Question

Third-degree, with zeros of -3,-1 and 2, and passes through the point (4,7)

Answer 1

Required Expression is $\frac{\textbf{1}}{\textbf{10}}(\textbf{x}^{\textbf{3}}\textbf{+}\textbf{2x}^{\textbf{2}}\textbf{-}\textbf{5x}\textbf{-}\textbf{6})$

Step-by-step explanation:

       Assuming that the question is to find a third degree expression $f(x)$ that has zeros $-3,-1,2$ and the equation $y=f(x)$ passes through $(4,7)$,

       If the roots/zeroes of a $n^{th}$ order expression are given as $r_{1},r_{2},r_{3}..... r_{n}$, the expression is given by $f(x)=c(x-r_{1})(x-r_{2})(x-r_{3}).....(x-r_{n})$.
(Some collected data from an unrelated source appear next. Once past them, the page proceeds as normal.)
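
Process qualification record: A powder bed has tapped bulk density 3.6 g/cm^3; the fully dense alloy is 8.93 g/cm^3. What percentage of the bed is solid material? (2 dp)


Packing = (3.6/8.93)*100 = 40.31 %


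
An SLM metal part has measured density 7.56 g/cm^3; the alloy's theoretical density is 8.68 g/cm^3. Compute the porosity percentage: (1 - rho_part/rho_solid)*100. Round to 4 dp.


Porosity = (1-7.56/8.68)*100 = 12.9032 %


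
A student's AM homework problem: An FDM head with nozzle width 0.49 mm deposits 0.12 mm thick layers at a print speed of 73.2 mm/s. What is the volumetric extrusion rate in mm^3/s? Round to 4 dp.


Rate = 0.49 * 0.12 * 73.2 = 4.3042 mm^3/s


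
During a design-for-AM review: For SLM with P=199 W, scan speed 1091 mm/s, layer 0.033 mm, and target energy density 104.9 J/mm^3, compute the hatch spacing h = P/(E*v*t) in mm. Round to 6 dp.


h = 199 / (104.9*1091*0.033) = 0.052691 mm


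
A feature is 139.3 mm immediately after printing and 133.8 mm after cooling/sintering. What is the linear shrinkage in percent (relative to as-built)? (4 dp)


Shrinkage = ((139.3-133.8)/139.3)*100 = 3.9483 %


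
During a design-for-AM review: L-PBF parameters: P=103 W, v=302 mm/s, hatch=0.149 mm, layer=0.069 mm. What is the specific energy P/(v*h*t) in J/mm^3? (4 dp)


Build rate = 302 * 0.149 * 0.069 = 3.104862 mm^3/s
SE = 103 / 3.104862 = 33.1738 J/mm^3


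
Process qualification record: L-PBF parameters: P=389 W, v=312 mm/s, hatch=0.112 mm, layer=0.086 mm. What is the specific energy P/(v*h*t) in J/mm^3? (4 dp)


Build rate = 312 * 0.112 * 0.086 = 3.005184 mm^3/s
SE = 389 / 3.005184 = 129.443 J/mm^3


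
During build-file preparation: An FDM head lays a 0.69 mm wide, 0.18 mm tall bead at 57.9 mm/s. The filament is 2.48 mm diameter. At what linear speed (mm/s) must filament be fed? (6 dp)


Q = 0.69 * 0.18 * 57.9 = 7.19118 mm^3/s
A_fil = pi*(2.48/2)^2 = 4.83051286 mm^2
v_feed = 7.19118 / 4.83051286 = 1.488699 mm/s


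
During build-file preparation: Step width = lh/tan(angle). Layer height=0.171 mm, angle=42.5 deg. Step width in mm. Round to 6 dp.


step = 0.171 / tan(42.5) = 0.186614 mm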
       Since we know the three roots of the third degree expression, the function is

$f(x)=c(x-(-3))(x-(-1))(x-2)=c(x+3)(x+1)(x-2)=c(x^{3}+2x^{2}-5x-6)$

       Also, $y=f(x)$ passes through $(4,7)$, so

$7=c(4^{3}+2(4)^{2}-5(4)-6)\\7=c(64+32-20-6)=70c\\c=\frac{1}{10}$

∴Required expression is $\frac{1}{10}(x^{3}+2x^{2}-5x-6)$